Here’s a good piece from The Guardian about parents choosing books for their kids.
I’m sure most parents who chose for their children have good intentions but we have to remember that it’s much the same as choosing an ice cream flavour for them, telling them what they can watch on TV or selecting a house for them to live in when they leave home. Much as we might prefer otherwise, our kids have different tastes from us. If we try to squeeze them into our own mould, they’ll resent it.
We can tell them what we like and why. We can point them toward books that are relevant to their interests. We can lead a horse to water… but the horse has to want to drink.
I grew up well before the Young Adult category was invented. I quickly read everything of interest in the school libraries and moved on to books that captured my attention. Agatha Christie and Ian Fleming featured early and then I moved on to Stephen King, James Herbert, James Clavell and other blockbuster authors. The books weren’t ‘age appropriate’ but they kept me reading. I think that’s a win.
I was leaving the council library recently when a librarian stopped me to say some of the books the Little Dragon was carrying “were in the young adult section for a reason”. I smiled and borrowed them anyway.
As it happens, some of the allegedly dangerous books were for me and some for the Little Dragon (mainly manga). He’s nine so I do try to suss out the contents of the stories – and censor some. If the stories are too mature they don’t tend to hold his attention anyway so he self-censors too. When he chose ‘How To Get Dumped’, both his parents raised an eyebrow – and we both read it after him, partly to see what had captivated him so. I couldn’t see anything harmful in the contents. Far from it. I’m impressed that it interested him enough to seek out other titles by the same author. (Pat Flynn)

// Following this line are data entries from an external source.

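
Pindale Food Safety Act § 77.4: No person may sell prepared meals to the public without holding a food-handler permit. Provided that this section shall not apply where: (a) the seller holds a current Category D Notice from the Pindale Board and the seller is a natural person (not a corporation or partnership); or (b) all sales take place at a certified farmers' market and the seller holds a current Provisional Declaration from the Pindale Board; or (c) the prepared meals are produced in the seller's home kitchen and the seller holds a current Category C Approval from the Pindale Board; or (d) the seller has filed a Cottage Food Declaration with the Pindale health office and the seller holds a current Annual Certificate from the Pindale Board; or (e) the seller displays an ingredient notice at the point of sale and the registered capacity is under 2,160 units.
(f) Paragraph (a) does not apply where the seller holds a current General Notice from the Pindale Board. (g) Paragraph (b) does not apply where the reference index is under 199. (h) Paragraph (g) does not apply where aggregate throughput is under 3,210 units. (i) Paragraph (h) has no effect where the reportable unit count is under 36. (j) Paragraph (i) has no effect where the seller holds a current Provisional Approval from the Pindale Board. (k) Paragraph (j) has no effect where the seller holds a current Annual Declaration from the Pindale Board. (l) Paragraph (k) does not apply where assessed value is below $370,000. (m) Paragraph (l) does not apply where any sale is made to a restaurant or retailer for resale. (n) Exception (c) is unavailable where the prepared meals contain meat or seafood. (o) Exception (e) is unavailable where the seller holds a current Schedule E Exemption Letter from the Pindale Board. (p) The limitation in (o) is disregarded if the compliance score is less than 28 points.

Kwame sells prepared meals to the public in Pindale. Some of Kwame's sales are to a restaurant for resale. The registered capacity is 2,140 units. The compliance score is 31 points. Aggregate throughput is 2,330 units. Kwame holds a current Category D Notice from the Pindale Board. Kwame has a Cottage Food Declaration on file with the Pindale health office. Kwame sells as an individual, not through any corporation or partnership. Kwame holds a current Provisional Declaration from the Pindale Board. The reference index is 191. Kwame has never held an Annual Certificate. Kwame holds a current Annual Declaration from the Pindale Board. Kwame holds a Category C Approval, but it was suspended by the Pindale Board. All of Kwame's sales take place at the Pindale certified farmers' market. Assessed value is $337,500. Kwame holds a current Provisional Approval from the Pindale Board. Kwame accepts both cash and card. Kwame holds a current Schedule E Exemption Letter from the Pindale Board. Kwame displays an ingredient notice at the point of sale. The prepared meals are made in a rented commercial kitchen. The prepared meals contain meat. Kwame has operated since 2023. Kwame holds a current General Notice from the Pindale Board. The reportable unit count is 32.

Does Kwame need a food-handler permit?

Yes — Kwame must hold a food-handler permit.

Exception (a)'s conditions are all satisfied: a current Category D Notice is held; the seller is a natural person. However, paragraph (f) must be considered: (f) operates — a current General Notice is held. So (a) is unavailable.
Exception (b): all sales are at a certified farmers' market; a current Provisional Declaration is held — every condition holds. But applying paragraphs (g)–(m): (g) operates against (b): the reference index is 191, under the 199 limit. (h) is triggered (aggregate throughput is 2,330 units, under the 3,210 units limit), but yields to (i): (i) operates against (h): the reportable unit count is 32, under the 36 limit. (j) operates (a current Provisional Approval is held), but is displaced by (k): (k) operates against (j): a current Annual Declaration is held. (l) would limit (k) — assessed value is $337,500, below the $370,000 limit — but (m) sets (l) aside: (m) operates against (l): some sales are to a restaurant for resale. Exception (b) does not apply.
Exception (c) fails — the prepared meals are made in a commercial kitchen, not a home kitchen.
Exception (d) requires that the seller holds a current Annual Certificate from the Pindale Board; but the Annual Certificate is not current, so (d) is unavailable.
Exception (e)'s conditions are all satisfied: an ingredient notice is displayed; the registered capacity is 2,140 units, under the 2,160 units limit. But applying paragraphs (o)–(p): (o) operates against (e): a current Schedule E Exemption Letter is held. (p) is not triggered (the compliance score is 31 points, not less than 28 points), so (o) stands. So (e) is unavailable.
None of the exceptions is available; § 77.4 applies in full.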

But I am conscious I need to be careful. A student asked me last week for a list of my favourite YA books and I provided it. Some of my recommendations feature drug/alcohol abuse, violence, profanity and ‘sexual references’. I can’t know how mature the student is or what her parents will think if they review what she is reading. As The Guardian piece says, the librarian has a crucial role here in knowing the students and what they can handle.
That said, I’d rather my children explore these topics and learn about the risks involved via books, than experiment in real life. If that means reading things that are deemed age-inappropriate, so be it.
Extracts from the sensory and beautiful How To Make A Bird by Martine Murray.
‘I didn’t mean to say it like that. Sometimes sentences rushed out before I checked them over for holes or hidden weapons.’ p6
‘I spent a lot of my life waiting, to tell you the truth, which was why I was getting out of town. It was a deliberate strategy, a counterattack to waiting, which wasn’t getting me anywhere. There are two types of waiting. There’s the waiting you do for something you know is coming, sooner or later – like waiting for the 6.28 train, or the school bus, or a party where a certain handsome boy might be. And then there’s the waiting for something you don’t know is coming. You don’t even know what it is exactly, but you’re hoping for it. You’re imagining it and living your life for it. That’s the kind of waiting that makes a fist in your heart.’ p16
‘It’s not surprising that someone in my circumstances would always be wanting something. Probably ever since I started out with the wrong shoes. There was the wanting and there was the waiting, too. That’s two feelings that move all out of step with each other. Waiting doesn’t really move, it doesn’t have direction, whereas wanting dashes out of you, like an arrow. So if you wait and want and wait and want, then you live in a jagged way. You go along in zig zag, not in a clear line forward, like most people do.’ pp41-42
BTW, I was reading Martine’s Henrietta Gets A Letter aloud to the Little Monkey (5) recently and was pleasantly surprised when the Little Dragon (9) joined us, then my god-daughter, aged 10. Moments later my god-son (7), added to the throng. Only a good story draws kids in like that. The Henrietta books are junior fiction in the vein of Lauren Child’s Charlie & Lola books – quirky & fun.